Department of Biostatistics, University of Michigan, Ann Arbor, 48109, USA.
Am J Hum Genet. 2010 Nov 12;87(5):604-17. doi: 10.1016/j.ajhg.2010.10.012.
Next Generation Sequencing Technology has revolutionized our ability to study the contribution of rare genetic variation to heritable traits. However, existing single-marker association tests are underpowered for detecting rare risk variants. A more powerful approach involves pooling methods that combine multiple rare variants from the same gene into a single test statistic. Proposed pooling methods can be limited because they generally assume high-quality genotypes derived from deep-coverage sequencing, which may not be available. In this paper, we consider an intuitive and computationally efficient pooling statistic, the cumulative minor-allele test (CMAT). We assess the performance of the CMAT and other pooling methods on datasets simulated with population genetic models to contain realistic levels of neutral variation. We consider study designs ranging from exon-only to whole-gene analyses that contain noncoding variants. For all study designs, the CMAT achieves power comparable to that of previously proposed methods. We then extend the CMAT to probabilistic genotypes and describe application to low-coverage sequencing and imputation data. We show that augmenting sequence data with imputed samples is a practical method for increasing the power of rare-variant studies. We also provide a method of controlling for confounding variables such as population stratification. Finally, we demonstrate that our method makes it possible to use external imputation templates to analyze rare variants imputed into existing GWAS datasets. As proof of principle, we performed a CMAT analysis of more than 8 million SNPs that we imputed into the GAIN psoriasis dataset by using haplotypes from the 1000 Genomes Project.

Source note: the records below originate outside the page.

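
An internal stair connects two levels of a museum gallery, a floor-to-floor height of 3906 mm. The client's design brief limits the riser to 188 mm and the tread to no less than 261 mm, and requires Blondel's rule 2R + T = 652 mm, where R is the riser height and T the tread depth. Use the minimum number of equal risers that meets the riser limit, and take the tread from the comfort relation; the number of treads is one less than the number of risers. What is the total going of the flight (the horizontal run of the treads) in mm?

5600 mm

3906 / 188 = 20.78, so 21 risers are needed.
R = 3906 ÷ 21 = 186 mm.
Tread T = 652 − 2 × 186 = 280 mm (≥ 261 mm).
21 risers give 20 treads; going = 20 × 280 = 5600 mm.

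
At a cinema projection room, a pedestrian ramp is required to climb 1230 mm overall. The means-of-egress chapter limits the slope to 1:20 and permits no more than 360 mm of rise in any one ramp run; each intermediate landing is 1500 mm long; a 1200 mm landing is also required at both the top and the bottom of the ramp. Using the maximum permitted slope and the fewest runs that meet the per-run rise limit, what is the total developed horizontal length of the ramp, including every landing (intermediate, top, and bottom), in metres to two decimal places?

31.50 m

1230 / 360 = 3.42, so 4 ramp runs are needed. That means 3 intermediate landings.
Horizontal run for 1230 mm of rise at 1:20 is 1230 × 20 = 24600 mm.
Intermediate landings: 3 × 1500 = 4500 mm.
Top and bottom landings: 2 × 1200 = 2400 mm.
Total = 24600 + 4500 + 2400 = 31500 mm.
= 31.50 m.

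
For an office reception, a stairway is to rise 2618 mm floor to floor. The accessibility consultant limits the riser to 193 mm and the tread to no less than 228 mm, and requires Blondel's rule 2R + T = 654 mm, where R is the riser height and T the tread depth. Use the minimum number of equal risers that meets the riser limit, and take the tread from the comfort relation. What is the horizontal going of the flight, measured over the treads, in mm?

⌈2618/193⌉ = 14 risers.
Each riser is 2618/14 = 187 mm (≤ 193 mm).
From 2R + T = 654: T = 654 − 374 = 280 mm.
Treads = 14 − 1 = 13; going = 13 × 280 = 3640 mm.

3640 mm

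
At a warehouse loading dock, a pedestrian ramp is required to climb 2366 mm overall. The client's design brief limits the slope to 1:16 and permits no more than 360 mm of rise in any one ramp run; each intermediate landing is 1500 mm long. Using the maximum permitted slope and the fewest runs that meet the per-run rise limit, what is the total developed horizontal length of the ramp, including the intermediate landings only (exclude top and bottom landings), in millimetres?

46856 mm

2366 / 360 = 6.57, so 7 ramp runs are needed. That means 6 intermediate landings.
Horizontal run for 2366 mm of rise at 1:16 is 2366 × 16 = 37856 mm.
6 intermediate landings contribute 6 × 1500 = 9000 mm.
Total developed length = 37856 + 9000 = 46856 mm.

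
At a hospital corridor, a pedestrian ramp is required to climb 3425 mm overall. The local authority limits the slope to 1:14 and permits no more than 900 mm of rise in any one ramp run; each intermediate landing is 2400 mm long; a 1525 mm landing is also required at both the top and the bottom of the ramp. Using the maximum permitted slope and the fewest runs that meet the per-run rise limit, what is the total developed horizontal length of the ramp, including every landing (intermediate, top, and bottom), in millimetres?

58200 mm

⌈3425/900⌉ = 4 ramp runs. That means 3 intermediate landings.
Horizontal run for 3425 mm of rise at 1:14 is 3425 × 14 = 47950 mm.
3 intermediate landings contribute 3 × 2400 = 7200 mm.
Top and bottom landings: 2 × 1525 = 3050 mm.
Total = 47950 + 7200 + 3050 = 58200 mm.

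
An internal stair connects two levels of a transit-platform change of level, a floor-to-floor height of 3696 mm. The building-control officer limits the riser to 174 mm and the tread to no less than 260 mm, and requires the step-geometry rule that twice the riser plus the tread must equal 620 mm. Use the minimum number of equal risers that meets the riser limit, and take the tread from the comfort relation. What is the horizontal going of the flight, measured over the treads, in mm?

At most 174 each: 3696/174 = 21.24, giving 22 risers.
Riser R = 3696 / 22 = 168 mm, within the 174 mm limit.
From 2R + T = 620: T = 620 − 336 = 284 mm.
Treads = 22 − 1 = 21; going = 21 × 284 = 5964 mm.

5964 mm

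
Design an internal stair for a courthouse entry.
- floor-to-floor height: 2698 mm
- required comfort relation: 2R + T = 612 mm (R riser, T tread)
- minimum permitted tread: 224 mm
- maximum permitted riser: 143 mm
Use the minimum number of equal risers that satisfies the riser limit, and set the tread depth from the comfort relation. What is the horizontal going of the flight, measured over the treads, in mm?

5904 mm

⌈2698/143⌉ = 19 risers.
Each riser is 2698/19 = 142 mm (≤ 143 mm).
T = 612 − 2·142 = 328 mm, which satisfies the 224 mm minimum.
19 risers give 18 treads; going = 18 × 328 = 5904 mm.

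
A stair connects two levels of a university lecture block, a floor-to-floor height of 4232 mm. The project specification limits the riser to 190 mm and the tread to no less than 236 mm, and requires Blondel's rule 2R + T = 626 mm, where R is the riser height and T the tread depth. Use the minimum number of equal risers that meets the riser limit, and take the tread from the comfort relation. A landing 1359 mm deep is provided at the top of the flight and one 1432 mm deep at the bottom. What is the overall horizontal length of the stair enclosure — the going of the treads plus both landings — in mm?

4232 / 190 = 22.274 → round up to 23 risers.
R = 4232 ÷ 23 = 184 mm.
From 2R + T = 626: T = 626 − 368 = 258 mm.
Going = (23 − 1) × 258 = 5676 mm.
Add landings: 5676 + 1359 + 1432 = 8467 mm.

8467 mm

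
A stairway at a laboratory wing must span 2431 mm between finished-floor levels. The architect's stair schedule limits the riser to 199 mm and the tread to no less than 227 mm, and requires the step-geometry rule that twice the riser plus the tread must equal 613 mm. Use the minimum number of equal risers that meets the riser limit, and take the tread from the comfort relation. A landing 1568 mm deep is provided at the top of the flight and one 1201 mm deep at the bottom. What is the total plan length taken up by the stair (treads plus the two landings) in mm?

5637 mm

2431 / 199 = 12.216 → round up to 13 risers.
Each riser is 2431/13 = 187 mm (≤ 199 mm).
From 2R + T = 613: T = 613 − 374 = 239 mm.
Treads = 13 − 1 = 12; going = 12 × 239 = 2868 mm.
Enclosure = 2868 + 1568 + 1201 = 5637 mm.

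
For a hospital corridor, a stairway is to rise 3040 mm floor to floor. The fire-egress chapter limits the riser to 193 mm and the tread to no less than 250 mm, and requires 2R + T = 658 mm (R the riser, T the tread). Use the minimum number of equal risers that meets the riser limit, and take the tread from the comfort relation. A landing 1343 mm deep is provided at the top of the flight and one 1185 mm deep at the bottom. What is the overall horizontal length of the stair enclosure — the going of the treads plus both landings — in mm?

3040 / 193 = 15.75, so 16 risers are needed.
Each riser is 3040/16 = 190 mm (≤ 193 mm).
From 2R + T = 658: T = 658 − 380 = 278 mm.
Going = (16 − 1) × 278 = 4170 mm.
Add landings: 4170 + 1343 + 1185 = 6698 mm.

6698 mm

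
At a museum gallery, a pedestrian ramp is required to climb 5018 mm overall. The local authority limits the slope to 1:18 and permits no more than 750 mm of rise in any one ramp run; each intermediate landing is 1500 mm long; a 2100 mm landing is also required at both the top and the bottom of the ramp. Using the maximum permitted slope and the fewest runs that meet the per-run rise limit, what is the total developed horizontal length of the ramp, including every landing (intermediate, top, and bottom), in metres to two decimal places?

103.52 m

5018 / 750 = 6.69, so 7 ramp runs are needed. That means 6 intermediate landings.
Ramp run (horizontal) at 1:18: 5018 × 18 = 90324 mm.
6 intermediate landings contribute 6 × 1500 = 9000 mm.
Top and bottom landings: 2 × 2100 = 4200 mm.
Total = 90324 + 9000 + 4200 = 103524 mm.
= 103.52 m.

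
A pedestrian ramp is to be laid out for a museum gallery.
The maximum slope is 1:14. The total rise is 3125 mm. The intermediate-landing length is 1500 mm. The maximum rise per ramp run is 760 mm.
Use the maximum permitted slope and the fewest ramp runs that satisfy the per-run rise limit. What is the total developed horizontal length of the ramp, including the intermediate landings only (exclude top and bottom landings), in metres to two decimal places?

3125 / 760 = 4.11, so 5 ramp runs are needed. That means 4 intermediate landings.
Ramp run (horizontal) at 1:14: 3125 × 14 = 43750 mm.
4 intermediate landings contribute 4 × 1500 = 6000 mm.
Developed length = 43750 + 6000 = 49750 mm.
= 49.75 m.

49.75 m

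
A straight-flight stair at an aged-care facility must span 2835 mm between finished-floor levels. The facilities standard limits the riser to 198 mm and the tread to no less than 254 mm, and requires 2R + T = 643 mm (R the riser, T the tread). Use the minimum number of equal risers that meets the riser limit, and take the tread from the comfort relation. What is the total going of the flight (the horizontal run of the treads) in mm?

3710 mm

At most 198 each: 2835/198 = 14.32, giving 15 risers.
Riser R = 2835 / 15 = 189 mm, within the 198 mm limit.
Tread T = 643 − 2 × 189 = 265 mm (≥ 254 mm).
Treads = 15 − 1 = 14; going = 14 × 265 = 3710 mm.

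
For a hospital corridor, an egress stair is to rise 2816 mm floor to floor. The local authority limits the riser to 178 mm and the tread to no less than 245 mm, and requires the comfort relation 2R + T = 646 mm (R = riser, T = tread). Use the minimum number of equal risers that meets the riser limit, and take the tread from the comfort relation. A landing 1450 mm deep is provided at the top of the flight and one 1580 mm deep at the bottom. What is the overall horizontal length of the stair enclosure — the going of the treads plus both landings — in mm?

2816 / 178 = 15.820 → round up to 16 risers.
R = 2816 ÷ 16 = 176 mm.
T = 646 − 2·176 = 294 mm, which satisfies the 245 mm minimum.
Going = (16 − 1) × 294 = 4410 mm.
Enclosure = 4410 + 1450 + 1580 = 7440 mm.

7440 mm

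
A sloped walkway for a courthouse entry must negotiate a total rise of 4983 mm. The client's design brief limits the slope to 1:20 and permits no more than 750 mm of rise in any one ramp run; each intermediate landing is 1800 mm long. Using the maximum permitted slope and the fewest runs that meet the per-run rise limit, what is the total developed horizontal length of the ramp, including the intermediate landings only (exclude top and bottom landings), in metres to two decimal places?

At most 750 each: 4983/750 = 6.64, giving 7 ramp runs. That means 6 intermediate landings.
Ramp run (horizontal) at 1:20: 4983 × 20 = 99660 mm.
Intermediate landings: 6 × 1800 = 10800 mm.
Total developed length = 99660 + 10800 = 110460 mm.
= 110.46 m.

110.46 m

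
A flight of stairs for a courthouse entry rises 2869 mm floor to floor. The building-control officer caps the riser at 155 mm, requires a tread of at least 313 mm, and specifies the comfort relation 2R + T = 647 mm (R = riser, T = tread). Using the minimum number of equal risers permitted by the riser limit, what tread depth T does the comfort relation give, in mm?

⌈2869/155⌉ = 19 risers.
R = 2869 ÷ 19 = 151 mm.
T = 647 − 2·151 = 345 mm, which satisfies the 313 mm minimum.

345 mm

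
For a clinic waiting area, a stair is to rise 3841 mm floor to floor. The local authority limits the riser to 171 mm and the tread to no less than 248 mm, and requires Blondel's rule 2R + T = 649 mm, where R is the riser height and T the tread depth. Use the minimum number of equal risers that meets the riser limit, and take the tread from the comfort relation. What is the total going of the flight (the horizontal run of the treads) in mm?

⌈3841/171⌉ = 23 risers.
R = 3841 ÷ 23 = 167 mm.
T = 649 − 2·167 = 315 mm, which satisfies the 248 mm minimum.
23 risers give 22 treads; going = 22 × 315 = 6930 mm.

6930 mm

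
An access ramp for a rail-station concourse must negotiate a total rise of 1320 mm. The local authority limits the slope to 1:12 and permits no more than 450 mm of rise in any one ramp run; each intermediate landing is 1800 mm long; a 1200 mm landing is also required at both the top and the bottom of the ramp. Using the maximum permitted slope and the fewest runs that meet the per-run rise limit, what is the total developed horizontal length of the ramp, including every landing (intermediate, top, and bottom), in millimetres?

21840 mm

⌈1320/450⌉ = 3 ramp runs. That means 2 intermediate landings.
Ramp run (horizontal) at 1:12: 1320 × 12 = 15840 mm.
2 intermediate landings contribute 2 × 1800 = 3600 mm.
Top and bottom landings: 2 × 1200 = 2400 mm.
Total = 15840 + 3600 + 2400 = 21840 mm.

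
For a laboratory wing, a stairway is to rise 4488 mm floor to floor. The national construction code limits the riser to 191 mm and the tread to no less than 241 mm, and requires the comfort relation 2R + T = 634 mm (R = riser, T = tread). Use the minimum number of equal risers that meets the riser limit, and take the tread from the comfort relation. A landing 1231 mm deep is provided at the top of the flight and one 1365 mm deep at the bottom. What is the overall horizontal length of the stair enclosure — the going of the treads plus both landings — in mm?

⌈4488/191⌉ = 24 risers.
Riser R = 4488 / 24 = 187 mm, within the 191 mm limit.
T = 634 − 2·187 = 260 mm, which satisfies the 241 mm minimum.
Treads = 24 − 1 = 23; going = 23 × 260 = 5980 mm.
Add landings: 5980 + 1231 + 1365 = 8576 mm.

8576 mm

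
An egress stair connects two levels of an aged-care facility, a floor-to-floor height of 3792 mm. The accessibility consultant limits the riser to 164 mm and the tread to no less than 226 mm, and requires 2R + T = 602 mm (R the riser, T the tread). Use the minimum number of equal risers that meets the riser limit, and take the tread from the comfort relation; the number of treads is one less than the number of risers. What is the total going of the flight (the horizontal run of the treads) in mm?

6578 mm

3792 / 164 = 23.122 → round up to 24 risers.
R = 3792 ÷ 24 = 158 mm.
From 2R + T = 602: T = 602 − 316 = 286 mm.
Going = (24 − 1) × 286 = 6578 mm.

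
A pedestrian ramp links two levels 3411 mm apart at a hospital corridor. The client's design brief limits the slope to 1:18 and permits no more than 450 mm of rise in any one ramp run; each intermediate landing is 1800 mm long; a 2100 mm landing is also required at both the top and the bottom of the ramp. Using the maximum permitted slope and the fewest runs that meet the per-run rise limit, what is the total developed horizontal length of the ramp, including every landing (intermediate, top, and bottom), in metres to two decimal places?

3411 / 450 = 7.58, so 8 ramp runs are needed. That means 7 intermediate landings.
Ramp run (horizontal) at 1:18: 3411 × 18 = 61398 mm.
Intermediate landings: 7 × 1800 = 12600 mm.
Top and bottom landings: 2 × 2100 = 4200 mm.
Total = 61398 + 12600 + 4200 = 78198 mm.
= 78.20 m.

78.20 m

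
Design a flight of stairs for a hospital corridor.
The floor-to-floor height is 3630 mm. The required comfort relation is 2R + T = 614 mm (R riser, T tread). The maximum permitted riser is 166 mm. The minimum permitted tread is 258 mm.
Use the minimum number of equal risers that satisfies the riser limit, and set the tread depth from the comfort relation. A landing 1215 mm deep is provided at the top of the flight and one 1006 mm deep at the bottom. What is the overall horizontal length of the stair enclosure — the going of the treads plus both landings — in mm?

8185 mm

At most 166 each: 3630/166 = 21.87, giving 22 risers.
Each riser is 3630/22 = 165 mm (≤ 166 mm).
Tread T = 614 − 2 × 165 = 284 mm (≥ 258 mm).
Treads = 22 − 1 = 21; going = 21 × 284 = 5964 mm.
Enclosure = 5964 + 1215 + 1006 = 8185 mm.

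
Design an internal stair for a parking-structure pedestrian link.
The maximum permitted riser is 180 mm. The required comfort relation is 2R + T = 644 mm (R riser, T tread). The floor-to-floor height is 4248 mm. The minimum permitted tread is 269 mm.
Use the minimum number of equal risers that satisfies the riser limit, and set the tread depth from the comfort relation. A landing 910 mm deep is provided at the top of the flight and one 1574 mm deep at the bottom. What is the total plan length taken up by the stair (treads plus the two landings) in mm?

⌈4248/180⌉ = 24 risers.
R = 4248 ÷ 24 = 177 mm.
T = 644 − 2·177 = 290 mm, which satisfies the 269 mm minimum.
Treads = 24 − 1 = 23; going = 23 × 290 = 6670 mm.
Enclosure = 6670 + 910 + 1574 = 9154 mm.

9154 mm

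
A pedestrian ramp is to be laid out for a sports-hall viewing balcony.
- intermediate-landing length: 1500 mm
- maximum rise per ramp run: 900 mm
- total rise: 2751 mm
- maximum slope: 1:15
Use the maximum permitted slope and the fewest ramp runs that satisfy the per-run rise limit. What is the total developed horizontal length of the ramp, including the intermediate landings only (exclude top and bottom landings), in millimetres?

2751 / 900 = 3.06, so 4 ramp runs are needed. That means 3 intermediate landings.
Horizontal run for 2751 mm of rise at 1:15 is 2751 × 15 = 41265 mm.
Intermediate landings: 3 × 1500 = 4500 mm.
Developed length = 41265 + 4500 = 45765 mm.

45765 mm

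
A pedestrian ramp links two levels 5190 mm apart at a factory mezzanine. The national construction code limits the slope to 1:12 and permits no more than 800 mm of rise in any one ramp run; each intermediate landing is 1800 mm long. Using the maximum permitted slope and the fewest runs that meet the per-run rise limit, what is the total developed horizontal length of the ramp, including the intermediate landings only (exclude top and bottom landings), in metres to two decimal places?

5190 / 800 = 6.49, so 7 ramp runs are needed. That means 6 intermediate landings.
Ramp run (horizontal) at 1:12: 5190 × 12 = 62280 mm.
Intermediate landings: 6 × 1800 = 10800 mm.
Total developed length = 62280 + 10800 = 73080 mm.
= 73.08 m.

73.08 m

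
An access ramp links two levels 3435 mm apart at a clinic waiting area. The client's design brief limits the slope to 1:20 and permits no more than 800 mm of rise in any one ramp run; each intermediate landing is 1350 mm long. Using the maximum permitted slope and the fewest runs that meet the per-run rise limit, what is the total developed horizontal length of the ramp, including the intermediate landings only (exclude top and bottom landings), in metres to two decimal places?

74.10 m

At most 800 each: 3435/800 = 4.29, giving 5 ramp runs. That means 4 intermediate landings.
Ramp run (horizontal) at 1:20: 3435 × 20 = 68700 mm.
Intermediate landings: 4 × 1350 = 5400 mm.
Developed length = 68700 + 5400 = 74100 mm.
= 74.10 m.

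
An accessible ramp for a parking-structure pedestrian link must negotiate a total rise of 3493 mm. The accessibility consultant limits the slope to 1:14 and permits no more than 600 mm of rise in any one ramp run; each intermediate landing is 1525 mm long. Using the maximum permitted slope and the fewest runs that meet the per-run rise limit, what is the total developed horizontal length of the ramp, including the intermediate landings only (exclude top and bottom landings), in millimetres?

56527 mm

⌈3493/600⌉ = 6 ramp runs. That means 5 intermediate landings.
Ramp run (horizontal) at 1:14: 3493 × 14 = 48902 mm.
Intermediate landings: 5 × 1525 = 7625 mm.
Developed length = 48902 + 7625 = 56527 mm.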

下一代测序技术极大地提高了我们研究稀有遗传变异对可遗传特征的贡献的能力。然而,现有的单标记关联测试在检测稀有风险变异方面能力不足。一种更强大的方法涉及到合并方法,即将来自同一基因的多个稀有变体合并为一个单一的测试统计量。提出的合并方法可能会受到限制,因为它们通常假设来自深度覆盖测序的高质量基因型,而这可能并不存在。在本文中,我们考虑了一种直观且计算效率高的合并统计量,累积少数等位基因测试(CMAT)。我们评估了 CMAT 和其他合并方法在模拟具有真实中性变异水平的群体遗传模型的数据集上的性能。我们考虑了从仅外显子到包含非编码变异的全基因分析的研究设计。对于所有的研究设计,CMAT 都能达到与先前提出的方法相当的功效。然后,我们将 CMAT 扩展到概率基因型,并描述了其在低覆盖测序和推断数据中的应用。我们表明,通过增加推断样本来扩充序列数据是提高稀有变异研究功效的一种实用方法。我们还提供了一种控制混杂变量(如群体分层)的方法。最后,我们证明了我们的方法可以使用外部推断模板来分析推断到现有 GWAS 数据集中的稀有变体。作为原理验证,我们对超过 800 万个 SNP 进行了 CMAT 分析,这些 SNP 是通过使用 1000 基因组计划中的单倍型来推断到 GAIN 银屑病数据集的。